Rigondeaux completely took away Donaire’s left hook, says Cunningham

By Boxing News - 04/15/2013 - Comments

rigondeaux111`By Chris Williams: Kevin Cunningham, the trainer for IBF welterweight champion Devon Alexander, was mesmerized by the incredibly impressive performance by WBA super bantamweight champion Guillermo Rigondeaux (12-0, 8 KO’s) last Saturday night in him defeating the heavily hyped WBO super bantamweight champion Nonito Donaire (31-2, 20 KO’s) and making him look like a rank amateur in beating him by what should have been a lopsided 12 round unanimous decision.

In particular, Cunningham was impressive with the way that Rigondeaux completely shut down Donaire’s powerful left hook that he’d used to knockout many of his previous opponents.

Rigondeaux was able to take away Donaire’s left hook completely.

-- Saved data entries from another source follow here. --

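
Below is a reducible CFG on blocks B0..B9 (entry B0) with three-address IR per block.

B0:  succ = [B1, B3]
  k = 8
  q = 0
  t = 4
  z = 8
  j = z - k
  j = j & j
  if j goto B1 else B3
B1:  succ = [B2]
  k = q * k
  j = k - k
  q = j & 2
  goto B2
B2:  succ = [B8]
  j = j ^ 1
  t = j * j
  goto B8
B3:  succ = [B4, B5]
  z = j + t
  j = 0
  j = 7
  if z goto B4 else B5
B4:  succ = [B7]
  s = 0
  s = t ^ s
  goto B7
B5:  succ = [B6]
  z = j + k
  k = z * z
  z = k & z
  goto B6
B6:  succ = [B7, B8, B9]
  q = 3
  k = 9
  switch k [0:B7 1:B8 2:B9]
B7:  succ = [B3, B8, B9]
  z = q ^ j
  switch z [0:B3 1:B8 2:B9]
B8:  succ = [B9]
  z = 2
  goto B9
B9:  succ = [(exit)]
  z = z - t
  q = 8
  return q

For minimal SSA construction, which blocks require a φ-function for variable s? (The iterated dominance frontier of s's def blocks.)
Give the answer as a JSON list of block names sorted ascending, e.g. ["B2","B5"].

Answer: ["B3", "B7", "B8", "B9"]

Analysis:
idom tree: B1←B0 B2←B1 B3←B0 B4←B3 B5←B3 B6←B5 B7←B3 B8←B0 B9←B0
Join-block Dom:
  B3: preds {B0,B7}: {B0} ∩ {B0,B3,B7} = {B0}; idom=B0
  B7: preds {B4,B6}: {B0,B3,B4} ∩ {B0,B3,B5,B6} = {B0,B3}; idom=B3
  B8: preds {B2,B6,B7}: {B0,B1,B2} ∩ {B0,B3,B5,B6} ∩ {B0,B3,B7} = {B0}; idom=B0
  B9: preds {B6,B7,B8}: {B0,B3,B5,B6} ∩ {B0,B3,B7} ∩ {B0,B8} = {B0}; idom=B0

DF derivation:
  B3←B0: walk · to B0
  B3←B7: walk B7→B3 to B0
  B7←B4: walk B4 to B3
  B7←B6: walk B6→B5 to B3
  B8←B2: walk B2→B1 to B0
  B8←B6: walk B6→B5→B3 to B0
  B8←B7: walk B7→B3 to B0
  B9←B6: walk B6→B5→B3 to B0
  B9←B7: walk B7→B3 to B0
  B9←B8: walk B8 to B0
  DF(B0)=∅
  DF(B1)={B8}
  DF(B2)={B8}
  DF(B3)={B3,B8,B9}
  DF(B4)={B7}
  DF(B5)={B7,B8,B9}
  DF(B6)={B7,B8,B9}
  DF(B7)={B3,B8,B9}
  DF(B8)={B9}
  DF(B9)=∅

φ for s: defs {B4}
  DF⁺ = {B3,B7,B8,B9}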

The only time he did land it was when he shoved Rigondeaux in the 10th and hit him when he wasn’t ready.

Cunningham said to RingTV “He [Cunningham] controlled the fight, and he punished Donaire with sharp shots when he wanted to. He totally disarmed Donaire’s left hook. I mean, he took his left hook away from him.”

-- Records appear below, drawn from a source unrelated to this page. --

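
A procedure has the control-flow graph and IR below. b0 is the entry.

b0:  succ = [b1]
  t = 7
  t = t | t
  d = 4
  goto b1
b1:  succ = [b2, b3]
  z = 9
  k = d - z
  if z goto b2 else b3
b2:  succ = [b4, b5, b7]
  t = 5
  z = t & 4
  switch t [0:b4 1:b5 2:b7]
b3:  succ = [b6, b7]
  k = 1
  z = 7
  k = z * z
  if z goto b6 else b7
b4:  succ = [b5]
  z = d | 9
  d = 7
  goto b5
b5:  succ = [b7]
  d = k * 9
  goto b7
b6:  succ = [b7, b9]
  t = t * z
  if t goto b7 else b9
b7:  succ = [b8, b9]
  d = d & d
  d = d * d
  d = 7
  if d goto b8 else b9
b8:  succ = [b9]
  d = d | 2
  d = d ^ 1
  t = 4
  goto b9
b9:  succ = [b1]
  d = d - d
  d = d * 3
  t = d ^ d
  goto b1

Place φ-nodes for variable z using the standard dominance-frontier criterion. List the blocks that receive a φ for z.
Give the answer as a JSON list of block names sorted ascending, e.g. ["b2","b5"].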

It was exactly how I thought the fight would go. I knew that Donaire is a very average fighter if you take away his main weapon in his left hook. His right hand is nothing special. Indeed, once Donaire’s left hook was completely neutralized by Rigondeaux, Donaire had nothing else to fall back on. He wasn’t going to be able to hurt him with his harmless right hands that Donaire can only land in a short, chopping fashion.

If you watch Donaire’s fights you’ll notice that Donaire never throws long right hands. Instead, it’s always short right hands, and that wasn’t going to work against Rigondeaux because he was frequently on the outside. As such, Donaire couldn’t use his left hook and nor his right hand. There was nothing Donaire could do but plod slowly after Rigondeaux and look incredibly silly each time he’d throw a big left hook and miss by a mile.

Rigondeaux was just perfect with the way that he took Donaire’s left hook away. It was like watching a professor schooling a student that was a slow in the uptake. Donaire just wasn’t learning anything in there and Rigondeaux clowned him every step of the way.

The judging was the only disappointment in the fight because two of them had the fight scored 114-113 and 115-112. In other words, one judge had Rigondeaux winning 7 rounds to 5, and the other 8 rounds to 4. I’m sorry but I can’t see how Donaire won more than two rounds at the most and I’m talking charity in giving him two rounds. He deserved the round in the 10th when he knocked Rigondeaux with a cheap shot, but other than that it was totally one-sided.